Paterno had no qualms mocking himself or the media, with which he could be abrasive at times. Stubborn to a fault, Paterno also had disputes with his bosses, as might be expected for someone who has spent decades with the same employer.

As his reputation grew, so did the spotlight on his on-field decisions and program as a whole.

In 2002, following some run-ins with officials over controversial calls, an effigy of a football official, yellow flag in hand, was seen hanging on the front door of Paterno’s home. Though he never said how the doll got on the door, Paterno hinted his wife might be responsible and it was all done in fun.

After he started the 21st century with four losing seasons in five years, Paterno faced growing calls for his dismissal — once considered heresy in Happy Valley — in the 2004 season.

The next year, Penn State went 11-1 and won the Big Ten. The Nittany Lions capped the campaign with a thrilling 26-23 win in triple overtime at the Orange Bowl against Florida State and Paterno’s longtime friend, coach Bobby Bowden.

Bowden left the Seminoles following the 2009 season after 34 years, finishing with 389 wins. Asked in 2010 whether any contemporary coach would stick around as he and Paterno had, Bowden said: “Not likely. It doesn’t seem to be the style nowadays.”

A 1950 graduate of Brown University, Paterno said his father, Angelo, hoped his son would someday become president. Paterno himself planned to go to law school.

A quarterback and cornerback at Brown, Paterno set a defensive record with 14 career interceptions — a distinction he sometimes boasted about to his team.

Law school never materialized. At 23, he was coaxed by Rip Engle, his former coach at Brown, to work with him when Engle moved to Penn State in 1950.

“I had no intention to coach when I got out of Brown,” Paterno said in a 2007 interview before being inducted into the Hall of Fame. “Come to this hick town? From Brooklyn?”

Paterno turned down an offer from the late Al Davis to be offensive coordinator for the Oakland Raiders in 1963.

Three years later, Paterno became Penn State’s head coach after Engle retired.

The New England Patriots offered Paterno the head-coaching job in the early 1970s, only to be rebuffed.

Engle never had a losing season at Penn State, but when Paterno took over, the Lions still were considered inferior “Eastern football.”

As the program turned into something much bigger, Paterno’s fans always insisted it was more than simply about winning.

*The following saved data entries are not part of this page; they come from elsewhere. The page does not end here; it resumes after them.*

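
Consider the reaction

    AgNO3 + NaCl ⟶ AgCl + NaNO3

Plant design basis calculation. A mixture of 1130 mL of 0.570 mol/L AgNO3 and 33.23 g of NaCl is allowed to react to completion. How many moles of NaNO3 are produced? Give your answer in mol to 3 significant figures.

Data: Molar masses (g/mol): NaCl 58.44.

n(AgNO3) = 0.570 × 1130/1000 = 0.6441 mol
n(NaCl) = 33.23 / 58.44 = 0.5686 mol
n/ν for AgNO3 = 0.6441/1 = 0.6441
n/ν for NaCl = 0.5686/1 = 0.5686
Smallest n/ν is NaCl → limiting reagent.
n(NaNO3) = (1/1) × 0.5686 = 0.5686 mol

0.569 mol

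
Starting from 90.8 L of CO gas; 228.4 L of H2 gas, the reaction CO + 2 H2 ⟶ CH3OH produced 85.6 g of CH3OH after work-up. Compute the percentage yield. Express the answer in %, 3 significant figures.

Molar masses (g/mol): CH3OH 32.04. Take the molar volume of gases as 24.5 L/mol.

n(CO) = 90.80 / 24.5 = 3.706 mol
n(H2) = 228.4 / 24.5 = 9.322 mol
n/ν → CO: 3.706, H2: 4.661; CO is limiting.
theoretical n(CH3OH) = (1/1) × 3.706 = 3.706 mol → 118.7 g
% yield = 85.6 / 118.7 × 100 = 72.11 %

72.1 %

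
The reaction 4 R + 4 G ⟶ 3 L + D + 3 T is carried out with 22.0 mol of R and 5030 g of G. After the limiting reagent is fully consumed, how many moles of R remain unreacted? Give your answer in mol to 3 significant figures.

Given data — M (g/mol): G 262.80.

n(R) = 22.00 mol
n(G) = 5030 / 262.80 = 19.14 mol
n/ν for R = 22.00/4 = 5.500
n/ν for G = 19.14/4 = 4.785
Smallest n/ν is G → limiting reagent.
R consumed = (4/4) × 19.14 = 19.14 mol
R remaining = 22.00 − 19.14 = 2.860 mol

2.86 mol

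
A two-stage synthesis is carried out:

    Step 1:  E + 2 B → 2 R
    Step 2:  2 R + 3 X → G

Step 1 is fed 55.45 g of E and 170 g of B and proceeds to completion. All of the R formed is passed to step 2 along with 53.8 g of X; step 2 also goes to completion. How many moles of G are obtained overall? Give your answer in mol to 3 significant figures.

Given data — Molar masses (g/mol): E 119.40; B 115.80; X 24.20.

0.464 mol

Step 1:
n(E) = 55.45 / 119.40 = 0.4644 mol
n(B) = 170.0 / 115.80 = 1.468 mol
n/ν for E = 0.4644/1 = 0.4644
n/ν for B = 1.468/2 = 0.7340
Smallest n/ν is E → limiting reagent.
n(R) produced = (2/1) × 0.4644 = 0.9288 mol
Step 2:
n(R) available = 0.9288 mol
n(X) = 53.80 / 24.20 = 2.223 mol
n/ν for R = 0.9288/2 = 0.4644
n/ν for X = 2.223/3 = 0.7410
Smallest n/ν is R → limiting reagent.
n(G) = (1/2) × 0.9288 = 0.4644 mol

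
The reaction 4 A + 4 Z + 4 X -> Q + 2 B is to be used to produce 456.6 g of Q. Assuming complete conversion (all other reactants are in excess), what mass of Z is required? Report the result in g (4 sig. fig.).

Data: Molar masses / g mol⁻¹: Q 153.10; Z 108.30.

n(Q) = 456.6 / 153.10 = 2.982 mol
n(Z) = (4/1) × 2.982 = 11.93 mol
mass = 11.93 × 108.30 = 1292 g

1292 g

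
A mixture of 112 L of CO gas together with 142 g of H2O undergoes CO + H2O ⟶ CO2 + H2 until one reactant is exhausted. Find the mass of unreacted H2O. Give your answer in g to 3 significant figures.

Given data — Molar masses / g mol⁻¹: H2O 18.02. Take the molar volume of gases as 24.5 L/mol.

59.6 g

n(CO) = 112.0 / 24.5 = 4.571 mol
n(H2O) = 142.0 / 18.02 = 7.880 mol
n/ν → CO: 4.571, H2O: 7.880; CO is limiting.
H2O consumed = (1/1) × 4.571 = 4.571 mol
H2O remaining = 7.880 − 4.571 = 3.309 mol
mass = 3.309 × 18.02 = 59.63 g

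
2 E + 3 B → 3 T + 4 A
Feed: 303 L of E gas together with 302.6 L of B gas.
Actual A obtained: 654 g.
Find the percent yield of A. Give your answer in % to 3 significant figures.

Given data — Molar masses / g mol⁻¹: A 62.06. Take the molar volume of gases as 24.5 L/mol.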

“He teaches us about really just growing up and being a man,” former linebacker Paul Posluszny, now with the NFL’s Jacksonville Jaguars, once said. “Besides the football, he’s preparing us to be good men in life.”

As of 2011, Penn State has had 49 academic All-Americans — 47 under Paterno — the third-highest total among FBS institutions. The team’s graduation rates consistently ranked among the best in the Big Ten. In 2010, Penn State’s 84 percent rate trailed only Northwestern’s 95, according to the NCAA.